[PATCH 00/14] rs6000: Begin replacing built-in support
Segher Boessenkool
segher@kernel.crashing.org
Fri Feb 14 21:27:00 GMT 2020
Hi!
On Fri, Feb 14, 2020 at 10:34:40AM -0800, Mike Stump wrote:
> On Feb 4, 2020, at 9:40 AM, Segher Boessenkool <segher@kernel.crashing.org> wrote:
> >> My intent is to make adding new built-in functions as simple as adding
> >> a few lines to a couple of files, and automatically generating as much
> >> of the initialization, overload resolution, and expansion logic as
> >> possible. This patch series establishes the format of the input files
> >> and creates a new program (rs6000-genbif) to:
> >
> > Let's call it rs6000-gen-builtins or similar. Not as cryptic.
>
> Or, config/gen-builtins. :-)
As explained before, to get somewhere in a reasonable time, we first need
to do it for rs6000 only. This patchset is solving an acute problem for
us, too, that is the *purpose* of it.
It remains to be seen how much of it can be used by other targets.
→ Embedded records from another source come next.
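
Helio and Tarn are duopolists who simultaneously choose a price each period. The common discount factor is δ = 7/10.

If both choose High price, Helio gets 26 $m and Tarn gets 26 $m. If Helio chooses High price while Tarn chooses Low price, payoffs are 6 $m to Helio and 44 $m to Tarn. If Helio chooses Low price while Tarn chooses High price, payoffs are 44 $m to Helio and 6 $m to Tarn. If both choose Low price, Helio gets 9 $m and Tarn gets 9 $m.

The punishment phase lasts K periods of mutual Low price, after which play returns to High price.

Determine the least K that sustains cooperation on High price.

2

Need Σ_{k=1}^{K} δ^k ≥ (44−26)/(26−9) = 1.0588 at δ = 7/10.
At K = 1 the sum is 0.7000 < 1.0588; at K = 2 it is 1.1900 ≥ 1.0588.
So the minimum punishment length is K = 2.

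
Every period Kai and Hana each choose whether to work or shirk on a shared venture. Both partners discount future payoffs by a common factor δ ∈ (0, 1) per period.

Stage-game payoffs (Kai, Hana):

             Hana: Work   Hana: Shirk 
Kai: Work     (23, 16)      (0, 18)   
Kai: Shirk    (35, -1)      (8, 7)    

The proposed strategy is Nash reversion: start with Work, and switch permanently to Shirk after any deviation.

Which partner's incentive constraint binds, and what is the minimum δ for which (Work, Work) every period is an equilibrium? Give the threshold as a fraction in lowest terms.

Kai: cooperation gives 23 each period; deviation gives 35 once then 8 forever.
  23/(1−δ) ≥ 35 + 8δ/(1−δ) ⇒ δ ≥ 12/27 = 4/9.
Hana: cooperation gives 16 each period; deviation gives 18 once then 7 forever.
  δ ≥ 2/11.
Both must hold, so the binding constraint is Kai's: δ ≥ 4/9.

Kai; δ ≥ 4/9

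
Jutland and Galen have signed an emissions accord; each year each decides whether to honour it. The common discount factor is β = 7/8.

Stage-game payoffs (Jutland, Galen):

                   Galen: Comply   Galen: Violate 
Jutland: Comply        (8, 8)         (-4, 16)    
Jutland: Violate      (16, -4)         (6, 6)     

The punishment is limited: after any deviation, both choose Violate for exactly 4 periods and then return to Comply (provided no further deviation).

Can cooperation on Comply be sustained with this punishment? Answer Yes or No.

A one-shot deviation gives 16 now, then 6 for 4 periods, then back to 8.
Gain from deviating: (16−8) today; loss: (8−6) in each of the next 4 periods.
No-deviation condition: (8−6)(β+…+β^4) ≥ 16−8, i.e. β+…+β^4 ≥ 4.
At β = 7/8: β+…+β^4 = 2.8967 < 4.0000.
So cooperation is not sustainable.

No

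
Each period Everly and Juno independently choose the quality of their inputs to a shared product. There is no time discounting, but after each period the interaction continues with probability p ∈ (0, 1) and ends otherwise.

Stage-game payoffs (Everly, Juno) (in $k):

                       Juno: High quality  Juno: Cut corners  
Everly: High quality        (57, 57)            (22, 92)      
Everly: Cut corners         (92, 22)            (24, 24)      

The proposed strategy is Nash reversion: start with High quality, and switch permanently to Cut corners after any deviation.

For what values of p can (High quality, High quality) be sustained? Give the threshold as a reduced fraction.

With no time discounting, the continuation probability p plays the role of the discount factor.
Grim-trigger IC: 57/(1−p) ≥ 92 + 24p/(1−p) ⇒ p ≥ (92−57)/(92−24) = 35/68.

35/68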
Pretending something is generic while it in fact is just a mass of
special cases isn't useful, it's just costly.
> Indeed, some of the older gcc port interfaces, for example, registers (FIXED_REGISTERS, CALL_REALLY_USED_REGISTERS, REG_ALLOC_ORDER, HARD_REGNO_CALLER_SAVE_MODE, REG_CLASS_NAMES, REG_CLASS_CONTENTS, REGISTER_NAMES), I think would be a nice area for a generator as well. Every port has registers, and yet, those interfaces are too clunky.
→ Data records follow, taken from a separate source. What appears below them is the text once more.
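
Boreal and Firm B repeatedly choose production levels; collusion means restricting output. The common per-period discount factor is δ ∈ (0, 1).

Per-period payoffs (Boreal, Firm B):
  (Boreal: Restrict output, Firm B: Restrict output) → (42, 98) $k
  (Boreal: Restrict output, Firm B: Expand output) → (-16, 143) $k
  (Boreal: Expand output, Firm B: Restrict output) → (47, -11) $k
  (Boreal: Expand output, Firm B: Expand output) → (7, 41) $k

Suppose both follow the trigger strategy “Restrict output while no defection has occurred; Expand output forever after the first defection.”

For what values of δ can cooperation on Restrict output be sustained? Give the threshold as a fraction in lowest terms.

15/34

For Boreal: deviation gain 47−42 = 5, per-period punishment loss 42−7 = 35. IC gives δ ≥ 5/40 = 1/8.
For Firm B: gain 45, loss 57 per period, so δ ≥ 45/102 = 15/34.
The tighter constraint is Firm B's, so cooperation needs δ ≥ 15/34.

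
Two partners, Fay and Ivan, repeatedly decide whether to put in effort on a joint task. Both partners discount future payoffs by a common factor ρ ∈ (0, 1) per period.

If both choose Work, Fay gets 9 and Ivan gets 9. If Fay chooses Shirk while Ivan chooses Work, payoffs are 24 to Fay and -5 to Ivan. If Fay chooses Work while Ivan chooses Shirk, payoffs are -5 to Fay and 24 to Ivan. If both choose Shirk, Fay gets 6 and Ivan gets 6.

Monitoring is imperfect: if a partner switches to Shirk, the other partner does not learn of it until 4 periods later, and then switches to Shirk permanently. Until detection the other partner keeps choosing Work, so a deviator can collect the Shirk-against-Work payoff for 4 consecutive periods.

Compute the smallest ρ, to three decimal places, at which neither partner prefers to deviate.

0.955

A deviator earns 24 for 4 periods, then 6 forever; cooperating earns 9 forever. Multiplying the IC by (1−ρ):
9 ≥ 24(1−ρ^4) + 6ρ^4, so 18·ρ^4 ≥ 15 and ρ^4 ≥ 5/6.
ρ ≥ (5/6)^(1/4) ≈ 0.955.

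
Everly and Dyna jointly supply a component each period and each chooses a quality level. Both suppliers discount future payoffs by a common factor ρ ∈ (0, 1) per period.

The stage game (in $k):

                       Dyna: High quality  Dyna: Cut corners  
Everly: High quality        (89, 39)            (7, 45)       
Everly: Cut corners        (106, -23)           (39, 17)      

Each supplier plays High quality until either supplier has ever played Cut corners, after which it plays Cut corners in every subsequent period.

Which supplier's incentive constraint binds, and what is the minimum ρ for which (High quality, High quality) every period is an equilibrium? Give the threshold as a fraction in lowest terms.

Everly; ρ ≥ 17/67

Everly: cooperation gives 89 each period; deviation gives 106 once then 39 forever.
  89/(1−ρ) ≥ 106 + 39ρ/(1−ρ) ⇒ ρ ≥ 17/67.
Dyna: cooperation gives 39 each period; deviation gives 45 once then 17 forever.
  ρ ≥ 6/28 = 3/14.
Both must hold, so the binding constraint is Everly's: ρ ≥ 17/67.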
Yes... Like, last year I renumbered the rs6000 registers. Things have
to be changed in a bunch of tables, but also in a few other places that
you cannot generate the code for. So on one hand a generator for this
certainly would have helped, but on the other hand, it isn't the holy
grail you might be after either.
> Just wanted to say, I like your plan.
:-) It'll be a lot of work still, let's hope we can make it for GCC 11.